米英戦争に対する反対
出典: フリー百科事典『ウィキペディア(Wikipedia)』 (2015/11/17 13:56 UTC 版)
「ハートフォード会議」の記事における「米英戦争に対する反対」の解説
マディソンが1812年大統領選挙で再選されると、ニューイングランドの反発が強くなった。1813年後半、マディソンはジェファーソンが承認したものよりもさらに規制の強い通商禁止法に署名して成立させた。これはアメリカ合衆国の中の港同士の交易(海岸交易)全てと港湾外での漁までも禁止するものだった。1814年夏、ナポレオン戦争が終結し、イギリスはその戦力を北アメリカに向けることが可能となり、実質的にアメリカ合衆国の東海岸全体の海上封鎖を行った。
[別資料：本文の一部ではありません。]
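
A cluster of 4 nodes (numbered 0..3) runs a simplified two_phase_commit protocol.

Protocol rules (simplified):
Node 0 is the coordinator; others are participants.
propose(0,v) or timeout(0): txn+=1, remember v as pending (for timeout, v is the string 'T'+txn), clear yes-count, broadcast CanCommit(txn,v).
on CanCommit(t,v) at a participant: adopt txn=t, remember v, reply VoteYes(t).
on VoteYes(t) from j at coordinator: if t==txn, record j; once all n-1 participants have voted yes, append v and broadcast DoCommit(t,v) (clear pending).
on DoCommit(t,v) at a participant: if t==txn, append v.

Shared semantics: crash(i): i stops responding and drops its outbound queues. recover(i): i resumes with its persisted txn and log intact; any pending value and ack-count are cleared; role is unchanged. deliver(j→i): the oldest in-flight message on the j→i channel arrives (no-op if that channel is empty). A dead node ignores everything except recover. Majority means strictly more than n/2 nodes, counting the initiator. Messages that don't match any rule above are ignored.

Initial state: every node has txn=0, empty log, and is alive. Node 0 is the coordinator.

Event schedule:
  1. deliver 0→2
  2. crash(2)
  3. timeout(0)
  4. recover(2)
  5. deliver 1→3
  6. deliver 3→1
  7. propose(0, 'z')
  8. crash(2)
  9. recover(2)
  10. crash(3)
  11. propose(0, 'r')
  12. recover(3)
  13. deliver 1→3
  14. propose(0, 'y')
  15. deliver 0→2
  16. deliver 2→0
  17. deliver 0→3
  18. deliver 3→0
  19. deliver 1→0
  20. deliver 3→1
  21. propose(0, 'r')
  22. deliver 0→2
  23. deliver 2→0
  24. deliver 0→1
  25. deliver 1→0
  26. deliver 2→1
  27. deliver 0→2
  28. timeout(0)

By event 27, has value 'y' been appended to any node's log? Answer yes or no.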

7月にはメイン地域(当時はマサチューセッツ州の一部だった)が占領され、8月にはホワイトハウスと首都が焼き討ちに遭い、9月にはイギリス軍がメインでさらに侵攻し、ニューヨーク州ではシャンプレーン湖地方を脅かした。近い将来にはボストン市に対する海軍の襲撃も予測された。世界の他の地域との自由貿易が事実上不可能となり、数多い国民が職を失い、8月までに銀行は正金の支払いを停止していた。連邦政府は破産に近付いていた。 ニューイングランド各州の知事は、連邦政府の戦争遂行努力に対して最小の支援をおくる政策を実行していた。ニューハンプシャー州のジョン・テイラー・ギルマン知事を除き、州の民兵出動要求の大半を拒否した。ニューイングランドの州民は、イギリスの攻撃から海岸地帯を守ることに必要とされる民兵隊を持つことを躊躇していた。民兵隊はニューイングランド以外の地域に配属されたり、正規軍の下に就かされたりすることがあった。ウィンフィールド・スコット将軍は戦後、ニューイングランドで正規軍の任官を行うときに、マディソンが連邦党を無視する政策を採ったことを非難した。連邦党はニューイングランドの最も教養のある階級だった。 マサチューセッツ州では戦争に反対する感情が強く、民主共和党の知事候補者ですら党の商業政策に反対した。連邦党は1814年の選挙でも大勝し、ケイレブ・ストロングを州知事に復帰させ、州議会下院では360議席を獲得して、民主共和党の156議席を圧倒した。9月、ケイレブ知事はメイン地域を取り戻すために要求された5,000名の部隊立ち上げを拒否した。 マサチューセッツ州とコネチカット州が、陸軍省の命令に反して民兵隊を出さなかったので、マディソンはその維持費用の支払いを拒否した。その結果、マディソンは共通の敵に対してニューイングランドを放棄したという批判も挙がった。マサチューセッツ州議会は州軍10,000名の維持のために100万ドルを手当てした。この施策を提案したハリソン・グレイ・オーティスが、東部州にハートフォードでの会議を提案した。これ以前の1804年には既に、ニューイングランドの連邦党員の中に、中央政府が強く圧力を加えてくるようなときには連邦から脱退すべきと主張する者がいた。 1814年9月下旬、マディソンは議会に徴兵制法案の成立を求めた。このことがハートフォード会議開催に至る原因の一つでなかったとしても、連邦党はこれを民主共和党が全国に軍事独裁制を敷く意図がある証拠だと考えた。ニューヨーク州のトマス・グロスブナーは、民主共和党政権が国を「守りの無く裸で、その中で泳ぐ血の海に」導いている結果と見ていた。